В кустах хихикают Чэкэрэк и Аярик. Андрей смешно хлопает себя по щекам и шее — ловит паутов для наживки. Прыгают в бочаге цветастые рыбы — хариусы, ловят мух, паутов и бабочек, упавших на воду. Падает на струю паут с крючком — бросок цветной молнии, вода бурлит. Сгибается в колесо ивовое удилище. В руках Андрея — холодная рыба. Поднебесный гольцовый лед. Запах льда. Настоящая удача всегда цветастая, но холодная. Как дождь для сухого поля. Лед и мудрость. «Истинная мудрость отдает холодком», — сказано древним. Вода холодна и прозрачна. Рубиновые плавники хариусов дрожат в струях. Струи — струны. Река — гитара. Басовито поет в камнях, толкутся в хороводе рыбы. На крючок они кидаются с жадностью. Андрей бросает в траву тяжелых рыб — одну за другой. В сонной траве зундят мухи. У себя за спиной Андрей слышит возбужденный шепот Чэкэрэк и Аярик. Хочется ему хоть одним глазком увидеть Аярик — дивная! Но Андрей чувствует: один шаг в ту сторону — и девушки прошумят в чаще, как ветер.

Дюдувул послал девчонок подсматривать, Чохтоо не пошлет. У Чохтоо лицо мудреца. Мудрость приходит с годами. «Атомная война будет, нет? — спрашивает Чохтоо. — Если будет, то люди одичают и обрастут шерстью, Опять на земле станут жить одни только звери». Старики думают об одном и том же — в Москве, на Волге и вот здесь, в диком углу Кодара: будет ли война?

На таборе шум. Потные Чэкэрэк и Аярик показывают руками, как Андрей машет палкой с ниткой из шигды — ловит рыб. Много рыбы!

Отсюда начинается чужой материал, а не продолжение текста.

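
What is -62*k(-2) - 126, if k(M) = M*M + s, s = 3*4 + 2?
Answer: -1242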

Через час приходит и сам Андрей. Он, действительно, едва несет улов. Жирные хариусы тяжелыми гирляндами висят на здевках — таловых прутьях. Два толстых ленка висят отдельно — через плечо. Третий ленок оборвал лесу, ушел с крючком.

— Давай бочки, Дюдувул! — смеется Андрей. — Солить будем.

Чохтоо одобрительно щурится. Шилборок хохочет. Дюдувул недоверчиво трогает рыб: сети нет, как одной маленькой железкой поймал столько рыбы?

Горит костер. Запах ухи и дыма. Солнце упало за спину Кодара — тихо шевелятся последние лучи в оранжевых и зеленых размывах. Уху варит Андрей. Но сначала он рубит дрова. Сверкает лезвие топора, летит щепа. Куча дров! Потом Андрей учит Шилборок готовить уху.

— Сам варить мастер, жену не надо! — смеется Шилборок.

— Надо жену, но-но! — не то сердится, не то смеется Чохтоо. — Аярик нашу бери, сладко жить будешь! Ладная девка. Мальчика родит. Надо мальчика!

Этот рыжий — ладный парень, только все время горбится, будто на его плечи тяжелое давит.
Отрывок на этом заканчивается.